Il nodo del TFR convertito in rendita
Un secondo fronte critico riguarda l’ipotesi di convertire il Trattamento di Fine Rapporto (TFR) in rendita per consentire ai lavoratori nel regime contributivo di raggiungere la soglia minima d’accesso, fissata a circa tre volte l’assegno sociale.
Il sindacato contesta l’impiego del salario differito come copertura per le carenze del sistema pubblico. Il TFR rappresenta una tutela economica destinata a spese sanitarie, bisogni della terza età o acquisto della casa, non uno strumento per sgravare lo Stato dai propri obblighi costituzionali.
«Prosciugare risparmi e riserve per raggiungere un diritto non è un’opzione accettabile», ha avvertito Filice, giudicando insufficienti interventi provvisori che non tutelano il potere d’acquisto dei nuclei familiari.
Le proposte sindacali per una riforma strutturale
La piattaforma avanzata dallo Spi Cgil delinea parametri alternativi per superare l’attuale impianto senza decurtare gli assegni previdenziali:
- Uscita con 41 anni di versamenti contributivi indipendentemente dall’età anagrafica e senza penalizzazioni di calcolo.
- Introduzione di una pensione di garanzia per i lavoratori giovani e discontinui.
- Cancellazione dei vincoli minimi di importo per l’accesso alla pensione anticipata contributiva.

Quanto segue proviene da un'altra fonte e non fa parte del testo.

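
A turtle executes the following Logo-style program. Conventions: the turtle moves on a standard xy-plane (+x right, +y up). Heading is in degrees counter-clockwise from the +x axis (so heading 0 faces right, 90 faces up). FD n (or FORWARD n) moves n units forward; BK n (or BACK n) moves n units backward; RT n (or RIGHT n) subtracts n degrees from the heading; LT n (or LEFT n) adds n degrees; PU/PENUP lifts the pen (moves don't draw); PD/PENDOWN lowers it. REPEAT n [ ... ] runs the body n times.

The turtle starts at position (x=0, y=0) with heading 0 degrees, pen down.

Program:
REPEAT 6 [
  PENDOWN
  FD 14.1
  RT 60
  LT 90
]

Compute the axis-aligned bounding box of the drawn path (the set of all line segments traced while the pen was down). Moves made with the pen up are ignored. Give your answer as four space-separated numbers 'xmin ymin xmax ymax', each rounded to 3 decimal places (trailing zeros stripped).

Executing turtle program step by step:
Start: pos=(0,0), heading=0, pen down
REPEAT 6 [
  -- iteration 1/6 --
  PD: pen down
  FD 14.1: (0,0) -> (14.1,0) [heading=0, draw]
  RT 60: heading 0 -> 300
  LT 90: heading 300 -> 30
  -- iteration 2/6 --
  PD: pen down
  FD 14.1: (14.1,0) -> (26.311,7.05) [heading=30, draw]
  RT 60: heading 30 -> 330
  LT 90: heading 330 -> 60
  -- iteration 3/6 --
  PD: pen down
  FD 14.1: (26.311,7.05) -> (33.361,19.261) [heading=60, draw]
  RT 60: heading 60 -> 0
  LT 90: heading 0 -> 90
  -- iteration 4/6 --
  PD: pen down
  FD 14.1: (33.361,19.261) -> (33.361,33.361) [heading=90, draw]
  RT 60: heading 90 -> 30
  LT 90: heading 30 -> 120
  -- iteration 5/6 --
  PD: pen down
  FD 14.1: (33.361,33.361) -> (26.311,45.572) [heading=120, draw]
  RT 60: heading 120 -> 60
  LT 90: heading 60 -> 150
  -- iteration 6/6 --
  PD: pen down
  FD 14.1: (26.311,45.572) -> (14.1,52.622) [heading=150, draw]
  RT 60: heading 150 -> 90
  LT 90: heading 90 -> 180
]
Final: pos=(14.1,52.622), heading=180, 6 segment(s) drawn

Segment endpoints: x in {0, 14.1, 14.1, 26.311, 26.311, 33.361}, y in {0, 7.05, 19.261, 33.361, 45.572, 52.622}
xmin=0, ymin=0, xmax=33.361, ymax=52.622

Answer: 0 0 33.361 52.622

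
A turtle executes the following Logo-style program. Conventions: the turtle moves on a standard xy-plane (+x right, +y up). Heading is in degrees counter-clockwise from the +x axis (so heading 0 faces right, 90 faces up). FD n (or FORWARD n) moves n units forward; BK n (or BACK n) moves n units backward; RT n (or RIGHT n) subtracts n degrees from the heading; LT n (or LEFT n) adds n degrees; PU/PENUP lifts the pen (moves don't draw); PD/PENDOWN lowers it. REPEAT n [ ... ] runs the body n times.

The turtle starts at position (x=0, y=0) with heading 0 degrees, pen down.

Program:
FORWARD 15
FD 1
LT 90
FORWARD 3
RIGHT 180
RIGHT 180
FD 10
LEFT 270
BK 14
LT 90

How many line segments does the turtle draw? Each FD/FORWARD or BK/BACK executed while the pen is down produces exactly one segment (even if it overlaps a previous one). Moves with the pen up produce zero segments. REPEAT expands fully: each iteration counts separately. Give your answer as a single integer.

Executing turtle program step by step:
Start: pos=(0,0), heading=0, pen down
FD 15: (0,0) -> (15,0) [heading=0, draw]
FD 1: (15,0) -> (16,0) [heading=0, draw]
LT 90: heading 0 -> 90
FD 3: (16,0) -> (16,3) [heading=90, draw]
RT 180: heading 90 -> 270
RT 180: heading 270 -> 90
FD 10: (16,3) -> (16,13) [heading=90, draw]
LT 270: heading 90 -> 0
BK 14: (16,13) -> (2,13) [heading=0, draw]
LT 90: heading 0 -> 90
Final: pos=(2,13), heading=90, 5 segment(s) drawn
Segments drawn: 5

Answer: 5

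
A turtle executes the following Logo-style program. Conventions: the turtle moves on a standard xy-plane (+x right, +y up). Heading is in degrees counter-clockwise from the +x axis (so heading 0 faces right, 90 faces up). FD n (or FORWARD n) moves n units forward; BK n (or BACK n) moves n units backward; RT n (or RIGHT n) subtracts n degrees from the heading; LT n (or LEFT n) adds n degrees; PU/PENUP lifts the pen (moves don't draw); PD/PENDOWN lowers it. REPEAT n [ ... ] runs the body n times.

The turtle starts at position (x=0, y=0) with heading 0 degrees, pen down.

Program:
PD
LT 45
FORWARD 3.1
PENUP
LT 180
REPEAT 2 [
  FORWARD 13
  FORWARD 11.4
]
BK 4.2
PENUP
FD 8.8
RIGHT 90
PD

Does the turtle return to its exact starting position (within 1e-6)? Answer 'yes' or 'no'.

Executing turtle program step by step:
Start: pos=(0,0), heading=0, pen down
PD: pen down
LT 45: heading 0 -> 45
FD 3.1: (0,0) -> (2.192,2.192) [heading=45, draw]
PU: pen up
LT 180: heading 45 -> 225
REPEAT 2 [
  -- iteration 1/2 --
  FD 13: (2.192,2.192) -> (-7,-7) [heading=225, move]
  FD 11.4: (-7,-7) -> (-15.061,-15.061) [heading=225, move]
  -- iteration 2/2 --
  FD 13: (-15.061,-15.061) -> (-24.254,-24.254) [heading=225, move]
  FD 11.4: (-24.254,-24.254) -> (-32.315,-32.315) [heading=225, move]
]
BK 4.2: (-32.315,-32.315) -> (-29.345,-29.345) [heading=225, move]
PU: pen up
FD 8.8: (-29.345,-29.345) -> (-35.567,-35.567) [heading=225, move]
RT 90: heading 225 -> 135
PD: pen down
Final: pos=(-35.567,-35.567), heading=135, 1 segment(s) drawn

Start position: (0, 0)
Final position: (-35.567, -35.567)
Distance = 50.3; >= 1e-6 -> NOT closed

Answer: no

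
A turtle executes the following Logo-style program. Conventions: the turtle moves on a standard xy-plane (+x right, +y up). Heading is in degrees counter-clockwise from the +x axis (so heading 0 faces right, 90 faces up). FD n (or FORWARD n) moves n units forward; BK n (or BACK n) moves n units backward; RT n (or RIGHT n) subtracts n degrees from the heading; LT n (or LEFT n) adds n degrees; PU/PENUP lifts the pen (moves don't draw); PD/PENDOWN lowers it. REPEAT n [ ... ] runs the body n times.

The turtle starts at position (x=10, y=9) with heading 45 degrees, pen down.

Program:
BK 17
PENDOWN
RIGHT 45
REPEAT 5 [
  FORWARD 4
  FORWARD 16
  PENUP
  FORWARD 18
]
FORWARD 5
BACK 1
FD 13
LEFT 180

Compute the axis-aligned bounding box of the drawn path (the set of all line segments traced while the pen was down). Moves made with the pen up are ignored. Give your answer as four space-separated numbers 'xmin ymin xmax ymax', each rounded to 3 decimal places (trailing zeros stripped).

Answer: -2.021 -3.021 17.979 9

Derivation:
Executing turtle program step by step:
Start: pos=(10,9), heading=45, pen down
BK 17: (10,9) -> (-2.021,-3.021) [heading=45, draw]
PD: pen down
RT 45: heading 45 -> 0
REPEAT 5 [
  -- iteration 1/5 --
  FD 4: (-2.021,-3.021) -> (1.979,-3.021) [heading=0, draw]
  FD 16: (1.979,-3.021) -> (17.979,-3.021) [heading=0, draw]
  PU: pen up
  FD 18: (17.979,-3.021) -> (35.979,-3.021) [heading=0, move]
  -- iteration 2/5 --
  FD 4: (35.979,-3.021) -> (39.979,-3.021) [heading=0, move]
  FD 16: (39.979,-3.021) -> (55.979,-3.021) [heading=0, move]
  PU: pen up
  FD 18: (55.979,-3.021) -> (73.979,-3.021) [heading=0, move]
  -- iteration 3/5 --
  FD 4: (73.979,-3.021) -> (77.979,-3.021) [heading=0, move]
  FD 16: (77.979,-3.021) -> (93.979,-3.021) [heading=0, move]
  PU: pen up
  FD 18: (93.979,-3.021) -> (111.979,-3.021) [heading=0, move]
  -- iteration 4/5 --
  FD 4: (111.979,-3.021) -> (115.979,-3.021) [heading=0, move]
  FD 16: (115.979,-3.021) -> (131.979,-3.021) [heading=0, move]
  PU: pen up
  FD 18: (131.979,-3.021) -> (149.979,-3.021) [heading=0, move]
  -- iteration 5/5 --
  FD 4: (149.979,-3.021) -> (153.979,-3.021) [heading=0, move]
  FD 16: (153.979,-3.021) -> (169.979,-3.021) [heading=0, move]
  PU: pen up
  FD 18: (169.979,-3.021) -> (187.979,-3.021) [heading=0, move]
]
FD 5: (187.979,-3.021) -> (192.979,-3.021) [heading=0, move]
BK 1: (192.979,-3.021) -> (191.979,-3.021) [heading=0, move]
FD 13: (191.979,-3.021) -> (204.979,-3.021) [heading=0, move]
LT 180: heading 0 -> 180
Final: pos=(204.979,-3.021), heading=180, 3 segment(s) drawn

Segment endpoints: x in {-2.021, 1.979, 10, 17.979}, y in {-3.021, 9}
xmin=-2.021, ymin=-3.021, xmax=17.979, ymax=9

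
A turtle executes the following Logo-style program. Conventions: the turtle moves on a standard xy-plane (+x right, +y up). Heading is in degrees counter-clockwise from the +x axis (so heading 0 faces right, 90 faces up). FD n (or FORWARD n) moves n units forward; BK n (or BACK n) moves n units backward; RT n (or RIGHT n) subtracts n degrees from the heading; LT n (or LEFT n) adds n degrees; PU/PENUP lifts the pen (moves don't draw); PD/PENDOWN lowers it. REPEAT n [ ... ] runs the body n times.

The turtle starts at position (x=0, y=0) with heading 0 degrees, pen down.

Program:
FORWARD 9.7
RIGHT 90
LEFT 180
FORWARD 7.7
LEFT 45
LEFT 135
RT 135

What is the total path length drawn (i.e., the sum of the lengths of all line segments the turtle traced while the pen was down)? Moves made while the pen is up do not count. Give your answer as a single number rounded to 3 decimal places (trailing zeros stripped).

Executing turtle program step by step:
Start: pos=(0,0), heading=0, pen down
FD 9.7: (0,0) -> (9.7,0) [heading=0, draw]
RT 90: heading 0 -> 270
LT 180: heading 270 -> 90
FD 7.7: (9.7,0) -> (9.7,7.7) [heading=90, draw]
LT 45: heading 90 -> 135
LT 135: heading 135 -> 270
RT 135: heading 270 -> 135
Final: pos=(9.7,7.7), heading=135, 2 segment(s) drawn

Segment lengths:
  seg 1: (0,0) -> (9.7,0), length = 9.7
  seg 2: (9.7,0) -> (9.7,7.7), length = 7.7
Total = 17.4

Answer: 17.4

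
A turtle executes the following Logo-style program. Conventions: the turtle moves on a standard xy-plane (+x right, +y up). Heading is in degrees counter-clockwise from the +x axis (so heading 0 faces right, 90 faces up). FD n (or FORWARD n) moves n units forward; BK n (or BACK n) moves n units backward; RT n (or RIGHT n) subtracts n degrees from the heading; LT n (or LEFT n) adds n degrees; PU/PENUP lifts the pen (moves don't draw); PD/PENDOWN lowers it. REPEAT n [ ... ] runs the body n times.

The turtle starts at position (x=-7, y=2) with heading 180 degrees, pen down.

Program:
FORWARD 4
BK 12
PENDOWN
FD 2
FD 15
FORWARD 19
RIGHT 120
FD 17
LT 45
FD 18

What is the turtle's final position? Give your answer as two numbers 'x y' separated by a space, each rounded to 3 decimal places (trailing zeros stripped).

Executing turtle program step by step:
Start: pos=(-7,2), heading=180, pen down
FD 4: (-7,2) -> (-11,2) [heading=180, draw]
BK 12: (-11,2) -> (1,2) [heading=180, draw]
PD: pen down
FD 2: (1,2) -> (-1,2) [heading=180, draw]
FD 15: (-1,2) -> (-16,2) [heading=180, draw]
FD 19: (-16,2) -> (-35,2) [heading=180, draw]
RT 120: heading 180 -> 60
FD 17: (-35,2) -> (-26.5,16.722) [heading=60, draw]
LT 45: heading 60 -> 105
FD 18: (-26.5,16.722) -> (-31.159,34.109) [heading=105, draw]
Final: pos=(-31.159,34.109), heading=105, 7 segment(s) drawn

Answer: -31.159 34.109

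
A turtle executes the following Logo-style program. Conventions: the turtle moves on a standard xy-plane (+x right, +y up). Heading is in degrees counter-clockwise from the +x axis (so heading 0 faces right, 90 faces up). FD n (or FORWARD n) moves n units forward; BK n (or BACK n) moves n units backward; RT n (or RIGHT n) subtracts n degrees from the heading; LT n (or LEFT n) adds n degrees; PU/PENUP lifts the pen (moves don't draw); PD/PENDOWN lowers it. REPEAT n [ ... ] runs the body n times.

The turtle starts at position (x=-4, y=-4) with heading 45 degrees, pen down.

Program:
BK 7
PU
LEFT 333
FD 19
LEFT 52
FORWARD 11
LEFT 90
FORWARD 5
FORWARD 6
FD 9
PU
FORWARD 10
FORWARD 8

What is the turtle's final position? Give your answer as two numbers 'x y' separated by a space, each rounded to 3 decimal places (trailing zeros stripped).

Executing turtle program step by step:
Start: pos=(-4,-4), heading=45, pen down
BK 7: (-4,-4) -> (-8.95,-8.95) [heading=45, draw]
PU: pen up
LT 333: heading 45 -> 18
FD 19: (-8.95,-8.95) -> (9.12,-3.078) [heading=18, move]
LT 52: heading 18 -> 70
FD 11: (9.12,-3.078) -> (12.883,7.258) [heading=70, move]
LT 90: heading 70 -> 160
FD 5: (12.883,7.258) -> (8.184,8.968) [heading=160, move]
FD 6: (8.184,8.968) -> (2.546,11.02) [heading=160, move]
FD 9: (2.546,11.02) -> (-5.911,14.099) [heading=160, move]
PU: pen up
FD 10: (-5.911,14.099) -> (-15.308,17.519) [heading=160, move]
FD 8: (-15.308,17.519) -> (-22.826,20.255) [heading=160, move]
Final: pos=(-22.826,20.255), heading=160, 1 segment(s) drawn

Answer: -22.826 20.255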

- Riconoscimento previdenziale effettivo del lavoro di cura e della gravosità delle mansioni.
La copertura finanziaria di queste misure, secondo la sigla, deve provenire dal recupero dell’evasione fiscale, da prelievi mirati sugli extraprofitti dei comparti finanziario ed energetico e dalla lotta alla precarietà occupazionale per consolidare le entrate dell’Inps.
Nel 2027 scatta l’aumento dell’età per la vecchiaia
Mentre la discussione sui canali di uscita anticipata prosegue senza soluzioni condivise, l’unico automatismo legislativo già certo riguarda la pensione di vecchiaia ordinaria.
A partire dal 1° gennaio 2027 entrerà in vigore l’adeguamento dei requisiti alla speranza di vita calcolata dall’Istat. L’età minima richiesta per il pensionamento salirà ufficialmente da 67 anni a 67 anni e 1 mese.